Er schenkte sich umständlich nach – er legte keinen Wert auf einen Anstandsrand – und gab noch einen dritten Löffel Zucker in die Tasse. Sorgfältig rührte er um. Mit beiden Händen hob er sie an den Mund, schnupperte, daß seine Nase fast in den Kaffee tunkte, und begann dann langsam und konzentriert zu trinken. Mich hatte er völlig vergessen.

Ich tat ein Löffelchen Zucker und einen Spritzer Sahne in meinen Kaffee. Ich fühlte mich unfrei, beengt, und der Kaffee schmeckte mir nicht. Schuldbewußt zog ich den kleinen Finger ein. Er hatte sich immer lustig gemacht, wenn ich ihn abspreizte. Aber er interessierte sich nicht dafür, ob ich ihn abgespreizt hielt oder nicht. Andächtig trank er seinen Kaffee und hatte mich völlig vergessen.

Als er ausgetrunken hatte, stand ich auf. Er erhob sich mechanisch und zerrte den Mantel zurecht. Dabei warf er mir einen Blick zu, der war immer noch frech, so frech, ich glaube, es stand ihm einfach kein anderer Blick zur Verfügung!

Du kannst mir nicht zufällig etwas pumpen?
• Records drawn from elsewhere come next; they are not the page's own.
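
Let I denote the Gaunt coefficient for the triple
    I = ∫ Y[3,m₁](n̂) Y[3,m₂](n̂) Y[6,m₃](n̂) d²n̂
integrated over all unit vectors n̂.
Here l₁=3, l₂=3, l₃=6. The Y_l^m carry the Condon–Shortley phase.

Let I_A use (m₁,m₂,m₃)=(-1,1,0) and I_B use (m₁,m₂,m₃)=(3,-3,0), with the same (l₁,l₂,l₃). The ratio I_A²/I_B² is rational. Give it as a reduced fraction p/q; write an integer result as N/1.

225/1

Shared (l₁,l₂,l₃)=(3,3,6): N and (l;000)² cancel in I_A²/I_B².
A: Δ = 0!·6!·6!/13! = 1/12012; Racah Σ t=0..0: t=0:+1/2304 = 1/2304; ⇒ 3j(3 3 6; -1 1 0)² = 75/4004, sgn +1
B: Δ = 0!·6!·6!/13! = 1/12012; Racah Σ t=0..0: t=0:+1/518400 = 1/518400; ⇒ 3j(3 3 6; 3 -3 0)² = 1/12012, sgn +1
I_A²/I_B² = (75/4004)/(1/12012) = 225/1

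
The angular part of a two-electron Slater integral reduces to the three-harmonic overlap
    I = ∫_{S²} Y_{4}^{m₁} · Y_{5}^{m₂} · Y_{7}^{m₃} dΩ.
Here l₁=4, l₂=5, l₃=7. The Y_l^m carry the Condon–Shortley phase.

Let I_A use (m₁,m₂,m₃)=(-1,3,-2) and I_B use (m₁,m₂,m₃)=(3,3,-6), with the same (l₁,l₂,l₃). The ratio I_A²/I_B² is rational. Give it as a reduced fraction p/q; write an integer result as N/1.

26569/25025

Shared (l₁,l₂,l₃)=(4,5,7): N and (l;000)² cancel in I_A²/I_B².
A: Δ = 2!·6!·8!/17! = 1/6126120; Racah Σ t=0..2: t=0:+1/9676800 t=1:−1/241920 t=2:+1/103680 = 163/29030400; ⇒ 3j(4 5 7; -1 3 -2)² = 26569/2042040, sgn -1
B: Δ = 2!·6!·8!/17! = 1/6126120; Racah Σ t=0..1: t=0:+1/9676800 t=1:−1/3628800 = -1/5806080; ⇒ 3j(4 5 7; 3 3 -6)² = 5/408, sgn +1
I_A²/I_B² = (26569/2042040)/(5/408) = 26569/25025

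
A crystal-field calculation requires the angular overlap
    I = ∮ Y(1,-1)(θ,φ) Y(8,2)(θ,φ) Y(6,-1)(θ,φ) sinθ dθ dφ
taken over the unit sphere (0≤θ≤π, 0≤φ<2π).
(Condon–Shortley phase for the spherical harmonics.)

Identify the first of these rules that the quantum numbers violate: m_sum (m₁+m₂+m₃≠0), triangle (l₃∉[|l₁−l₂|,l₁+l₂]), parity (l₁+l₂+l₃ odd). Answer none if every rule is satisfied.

Σmᵢ = 0  ✓
l₃∈[|l₁−l₂|,l₁+l₂]=[7,9], have l₃=6  ✗
Σlᵢ = 15 ⇒ odd

triangle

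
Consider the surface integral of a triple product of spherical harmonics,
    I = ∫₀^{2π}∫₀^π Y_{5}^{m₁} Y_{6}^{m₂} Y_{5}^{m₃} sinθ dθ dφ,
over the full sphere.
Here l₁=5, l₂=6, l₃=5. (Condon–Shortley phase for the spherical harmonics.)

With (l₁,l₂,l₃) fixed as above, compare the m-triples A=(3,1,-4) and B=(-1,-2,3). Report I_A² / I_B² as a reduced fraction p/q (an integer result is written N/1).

21/10

l's match ⇒ only the (l;m) 3-j factors differ between A and B.
A: triangle coeff Δ(5,6,5) = 1/28588560; Σ_t [1,2]: t=1:−1/518400 t=2:+1/138240 = 11/2073600; (3j)²=77/4420 [(5 6 5; 3 1 -4)], sign=-1
B: triangle coeff Δ(5,6,5) = 1/28588560; Σ_t [2,4]: t=2:+1/55296 t=3:−1/25920 t=4:+1/138240 = -11/829440; (3j)²=11/1326 [(5 6 5; -1 -2 3)], sign=-1
I_A²/I_B² = (77/4420)/(11/1326) = 21/10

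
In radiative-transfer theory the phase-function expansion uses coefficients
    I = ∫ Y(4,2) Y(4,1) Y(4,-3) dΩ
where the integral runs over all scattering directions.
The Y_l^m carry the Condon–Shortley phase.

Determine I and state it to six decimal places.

-0.063661

Rules hold: Σm=0, L=12 even, 0≤4≤8.
N = 9·9·9 = 729
Δ = 4!·4!·4!/13! = 1/450450
Racah Σ t=0..4: t=0:+1/13824 t=1:−1/216 t=2:+1/64 t=3:−1/216 t=4:+1/13824 = 5/768
⇒ 3j(4 4 4; 0 0 0)² = 18/1001, sgn +1
Racah Σ t=1..2: t=1:−1/864 t=2:+1/576 = 1/1728
⇒ 3j(4 4 4; 2 1 -3)² = 5/1287, sgn -1
4πI² = N·(3j₀)²·(3jₘ)² = 7290/143143
I = -1·√(0.0509281/4π) = -0.06366105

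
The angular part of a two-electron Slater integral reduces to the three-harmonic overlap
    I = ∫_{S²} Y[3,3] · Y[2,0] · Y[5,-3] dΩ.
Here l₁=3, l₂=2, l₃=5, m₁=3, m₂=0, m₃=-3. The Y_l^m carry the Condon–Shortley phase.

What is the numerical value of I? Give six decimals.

Checks pass: Σm=0; 10 even; l₃=5∈[1,5].
(2·3+1)(2·2+1)(2·5+1) = 385
Δ: 0! 6! 4! / 11! → 1/2310
sum: t=0:+1/144 = 1/144
3j²(3 2 5; 0 0 0) = Δ·Π!·Σ² = 10/231  (sign -1)
sum: t=0:+1/2880 = 1/2880
3j²(3 2 5; 3 0 -3) = Δ·Π!·Σ² = 2/165  (sign +1)
combine: 4πI² = 385·10/231·2/165 = 20/99
take √, sign -1: I = -0.12679218

-0.126792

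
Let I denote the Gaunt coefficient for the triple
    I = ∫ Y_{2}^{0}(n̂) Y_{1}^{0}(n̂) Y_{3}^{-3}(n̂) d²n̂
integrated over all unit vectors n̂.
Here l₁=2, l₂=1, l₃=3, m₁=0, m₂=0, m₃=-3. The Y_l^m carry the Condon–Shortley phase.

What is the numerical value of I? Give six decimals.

0.000000

Σmᵢ = -3 ≠ 0, so the φ-integral vanishes; I = 0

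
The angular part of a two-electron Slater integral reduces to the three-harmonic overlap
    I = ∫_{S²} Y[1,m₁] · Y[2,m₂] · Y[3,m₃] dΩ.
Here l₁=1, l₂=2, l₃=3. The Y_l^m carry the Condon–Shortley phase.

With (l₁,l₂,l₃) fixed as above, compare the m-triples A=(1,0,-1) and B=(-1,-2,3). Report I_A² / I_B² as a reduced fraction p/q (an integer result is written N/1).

2/5

Shared (l₁,l₂,l₃)=(1,2,3): N and (l;000)² cancel in I_A²/I_B².
A: Δ = 0!·2!·4!/7! = 1/105; Racah Σ t=0..0: t=0:+1/8 = 1/8; ⇒ 3j(1 2 3; 1 0 -1)² = 2/35, sgn +1
B: Δ = 0!·2!·4!/7! = 1/105; Racah Σ t=0..0: t=0:+1/48 = 1/48; ⇒ 3j(1 2 3; -1 -2 3)² = 1/7, sgn +1
I_A²/I_B² = (2/35)/(1/7) = 2/5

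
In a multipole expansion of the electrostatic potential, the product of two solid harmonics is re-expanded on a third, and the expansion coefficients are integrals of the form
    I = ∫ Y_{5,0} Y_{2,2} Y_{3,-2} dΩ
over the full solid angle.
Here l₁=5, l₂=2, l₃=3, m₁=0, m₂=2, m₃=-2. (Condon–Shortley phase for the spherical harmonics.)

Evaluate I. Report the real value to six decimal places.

0.053579

m-sum 0 ✓  L=10 even ✓  3≤3≤7 ✓
Π(2lᵢ+1) = 11×5×7 = 385
triangle coeff Δ(5,2,3) = 1/2310
Σ_t [2,2]: t=2:+1/144 = 1/144
(3j)²=10/231 [(5 2 3; 0 0 0)], sign=-1
Σ_t [4,4]: t=4:+1/2880 = 1/2880
(3j)²=1/462 [(5 2 3; 0 2 -2)], sign=-1
⇒ 4πI² = 25/693
I = (+1)√(25/693/(4π)) = 0.05357948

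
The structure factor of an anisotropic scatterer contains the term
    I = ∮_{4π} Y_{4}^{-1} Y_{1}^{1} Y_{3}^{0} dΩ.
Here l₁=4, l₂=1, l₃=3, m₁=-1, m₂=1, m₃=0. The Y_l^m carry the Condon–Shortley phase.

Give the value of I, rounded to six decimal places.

-0.194664

Rules hold: Σm=0, L=8 even, 3≤3≤5.
N = 9·3·7 = 189
Δ = 2!·6!·0!/9! = 1/252
Racah Σ t=1..1: t=1:−1/36 = -1/36
⇒ 3j(4 1 3; 0 0 0)² = 4/63, sgn +1
Racah Σ t=2..2: t=2:+1/72 = 1/72
⇒ 3j(4 1 3; -1 1 0)² = 5/126, sgn -1
4πI² = N·(3j₀)²·(3jₘ)² = 10/21
I = -1·√(0.47619/4π) = -0.19466390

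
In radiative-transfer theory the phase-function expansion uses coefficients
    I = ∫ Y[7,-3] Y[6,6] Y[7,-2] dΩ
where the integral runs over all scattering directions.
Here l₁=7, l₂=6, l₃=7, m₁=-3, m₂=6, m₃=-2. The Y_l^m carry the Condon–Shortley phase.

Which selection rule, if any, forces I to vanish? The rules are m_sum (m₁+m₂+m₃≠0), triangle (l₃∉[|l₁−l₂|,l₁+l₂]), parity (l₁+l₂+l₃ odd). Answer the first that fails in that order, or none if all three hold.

Σmᵢ = 1  ✗
l₃∈[|l₁−l₂|,l₁+l₂]=[1,13], have l₃=7
Σlᵢ = 20 ⇒ even

m_sum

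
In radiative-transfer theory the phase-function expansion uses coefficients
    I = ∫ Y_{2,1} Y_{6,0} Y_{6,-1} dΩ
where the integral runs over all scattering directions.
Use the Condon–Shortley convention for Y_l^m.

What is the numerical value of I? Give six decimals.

-0.030344

m-sum 0 ✓  L=14 even ✓  4≤6≤8 ✓
Π(2lᵢ+1) = 5×13×13 = 845
triangle coeff Δ(2,6,6) = 1/90090
Σ_t [0,2]: t=0:+1/69120 t=1:−1/14400 t=2:+1/69120 = -7/172800
(3j)²=14/715 [(2 6 6; 0 0 0)], sign=-1
Σ_t [0,1]: t=0:+1/34560 t=1:−1/28800 = -1/172800
(3j)²=1/1430 [(2 6 6; 1 0 -1)], sign=+1
⇒ 4πI² = 7/605
I = (-1)√(7/605/(4π)) = -0.03034355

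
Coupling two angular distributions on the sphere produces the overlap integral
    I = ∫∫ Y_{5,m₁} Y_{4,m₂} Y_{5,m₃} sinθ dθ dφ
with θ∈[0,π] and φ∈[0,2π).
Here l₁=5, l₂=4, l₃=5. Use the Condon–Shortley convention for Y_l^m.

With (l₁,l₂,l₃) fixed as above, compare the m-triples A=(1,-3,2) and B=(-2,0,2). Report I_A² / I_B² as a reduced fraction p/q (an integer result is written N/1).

Same 5,4,5: normalisation and zero-m 3j drop out of the ratio.
A: Δ: 4! 6! 4! / 15! → 1/3153150; sum: t=0:+1/6912 t=1:−1/5184 = -1/20736; 3j²(5 4 5; 1 -3 2) = Δ·Π!·Σ² = 5/2574  (sign +1)
B: Δ: 4! 6! 4! / 15! → 1/3153150; sum: t=1:−1/25920 t=2:+1/1920 t=3:−1/1728 t=4:+1/20736 = -1/20736; 3j²(5 4 5; -2 0 2) = Δ·Π!·Σ² = 1/2574  (sign +1)
I_A²/I_B² = (5/2574)/(1/2574) = 5/1

5/1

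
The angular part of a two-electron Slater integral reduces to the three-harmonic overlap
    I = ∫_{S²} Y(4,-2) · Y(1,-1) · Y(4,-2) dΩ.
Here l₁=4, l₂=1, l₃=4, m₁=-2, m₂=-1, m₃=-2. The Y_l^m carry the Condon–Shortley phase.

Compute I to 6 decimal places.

0.000000

Σmᵢ = -5 ≠ 0, so the φ-integral vanishes; I = 0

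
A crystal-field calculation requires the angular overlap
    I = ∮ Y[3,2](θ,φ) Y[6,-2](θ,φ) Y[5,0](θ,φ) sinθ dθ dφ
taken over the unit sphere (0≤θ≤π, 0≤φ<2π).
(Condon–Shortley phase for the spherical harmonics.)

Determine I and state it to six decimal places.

-0.077843

Checks pass: Σm=0; 14 even; l₃=5∈[3,9].
(2·3+1)(2·6+1)(2·5+1) = 1001
Δ: 4! 2! 8! / 15! → 1/675675
sum: t=1:−1/8640 t=2:+1/2304 t=3:−1/8640 = 7/34560
3j²(3 6 5; 0 0 0) = Δ·Π!·Σ² = 7/429  (sign -1)
sum: t=0:+1/13824 t=1:−1/8640 = -1/23040
3j²(3 6 5; 2 -2 0) = Δ·Π!·Σ² = 2/429  (sign +1)
combine: 4πI² = 1001·7/429·2/429 = 98/1287
take √, sign -1: I = -0.07784287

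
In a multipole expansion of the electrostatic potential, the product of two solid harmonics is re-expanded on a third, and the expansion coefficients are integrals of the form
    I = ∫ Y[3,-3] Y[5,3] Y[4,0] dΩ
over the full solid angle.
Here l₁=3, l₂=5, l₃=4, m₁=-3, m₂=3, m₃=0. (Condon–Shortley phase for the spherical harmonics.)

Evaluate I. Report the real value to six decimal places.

Rules hold: Σm=0, L=12 even, 2≤4≤8.
N = 7·11·9 = 693
Δ = 4!·2!·6!/13! = 1/180180
Racah Σ t=1..3: t=1:−1/576 t=2:+1/144 t=3:−1/576 = 1/288
⇒ 3j(3 5 4; 0 0 0)² = 20/1001, sgn +1
Racah Σ t=4..4: t=4:+1/2304 = 1/2304
⇒ 3j(3 5 4; -3 3 0)² = 5/143, sgn +1
4πI² = N·(3j₀)²·(3jₘ)² = 900/1859
I = +1·√(0.484131/4π) = 0.19628026

0.196280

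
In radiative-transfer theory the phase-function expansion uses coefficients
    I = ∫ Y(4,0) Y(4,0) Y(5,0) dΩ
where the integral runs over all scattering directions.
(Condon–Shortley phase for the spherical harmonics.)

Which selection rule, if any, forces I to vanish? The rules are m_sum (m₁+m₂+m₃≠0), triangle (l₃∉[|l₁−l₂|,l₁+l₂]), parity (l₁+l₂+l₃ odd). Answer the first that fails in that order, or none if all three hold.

parity

Σmᵢ = 0  ✓
l₃∈[|l₁−l₂|,l₁+l₂]=[0,8], have l₃=5  ✓
Σlᵢ = 13 ⇒ odd  ✗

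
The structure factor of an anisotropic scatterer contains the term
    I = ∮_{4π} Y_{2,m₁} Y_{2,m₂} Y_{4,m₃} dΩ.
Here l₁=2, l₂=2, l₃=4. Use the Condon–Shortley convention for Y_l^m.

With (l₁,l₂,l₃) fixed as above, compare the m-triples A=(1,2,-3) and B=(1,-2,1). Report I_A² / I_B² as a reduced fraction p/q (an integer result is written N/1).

Shared (l₁,l₂,l₃)=(2,2,4): N and (l;000)² cancel in I_A²/I_B².
A: Δ = 0!·4!·4!/9! = 1/630; Racah Σ t=0..0: t=0:+1/144 = 1/144; ⇒ 3j(2 2 4; 1 2 -3)² = 1/18, sgn -1
B: Δ = 0!·4!·4!/9! = 1/630; Racah Σ t=0..0: t=0:+1/144 = 1/144; ⇒ 3j(2 2 4; 1 -2 1)² = 1/126, sgn -1
I_A²/I_B² = (1/18)/(1/126) = 7/1

7/1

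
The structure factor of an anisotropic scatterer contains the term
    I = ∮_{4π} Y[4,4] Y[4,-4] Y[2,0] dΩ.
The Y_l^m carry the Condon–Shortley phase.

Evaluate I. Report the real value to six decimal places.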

Ich schüttelte den Kopf.

Hab ja bloß mal gefragt, murmelte er und ging gehorsam zur Tür.

Ich hielt sie ihm schon auf.

Na dann, murmelte er.

Ich machte die Tür zu und ging in die Küche zurück. Erschöpft ließ ich mich in den Sessel fallen. Ich war völlig zerstört.

Es ist vorbei, murmelte ich.

In der Zeit fing ich an, mit mir selbst zu reden, eine Gewohnheit, die ich bis heute beibehalten habe.

Es ist vorbei, murmelte ich und wußte, daß es wirklich vorbei war. Es war vorbei.